= Fikr Taunsvi =

Fikr Taunsvi real name Ram Lal Bhatia (7 October 1918 – 12 September 1987) was an Urdu poet, born in a village of Taunsa Sharif, now part of Pakistan. He was famous for his satires and was a Hindu by religion. He wrote twenty books in Urdu and eight in Hindi.

==Personal life==
His father, Dhanpat Rai, was a shopkeeper in the Baloch tribal area of Taunsa Sharif. His village was Mangrotha which is about 04 km from Taunsa Sharif. Taunsvi married Shrimati Kailashwati, in 1944. He has three children Rani, Phool Kumar and Suman.

He studied up to higher secondary school at Taunsa Sharif and received higher education from Lahore.
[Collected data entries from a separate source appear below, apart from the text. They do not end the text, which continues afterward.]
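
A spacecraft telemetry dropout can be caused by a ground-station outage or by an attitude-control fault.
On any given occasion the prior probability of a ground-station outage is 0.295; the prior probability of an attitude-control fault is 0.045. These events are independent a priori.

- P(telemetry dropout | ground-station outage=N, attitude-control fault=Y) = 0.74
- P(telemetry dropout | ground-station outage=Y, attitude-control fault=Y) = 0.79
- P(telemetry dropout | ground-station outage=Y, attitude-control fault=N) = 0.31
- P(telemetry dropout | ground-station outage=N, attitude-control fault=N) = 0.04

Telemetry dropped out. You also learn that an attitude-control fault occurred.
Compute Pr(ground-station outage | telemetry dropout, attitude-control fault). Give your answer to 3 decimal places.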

He migrated to Delhi after the partition of India. His favorite city was Lahore which according to him was attached to his soul. The decision of partition dejected him a lot.

He died on 12 September 1987.

==His works==
He wrote many books, and the daily column Pyaz ke Chhilke in Urdu Milap for about 27 years. His journal written during the partition of India, Chhata Darya (published in Lahore in 1948), has been translated into English by Dr Maaz Bin Bilal as The Sixth River: A Journal from the Partition of India (published by Speaking Tiger Press in 2019).

In the late 80s there was a TV show on Doordarshan on called Fikr Ne Kaha starring Tiku Talsania.

==Recognition==
He was awarded with Soviet Land Nehru award.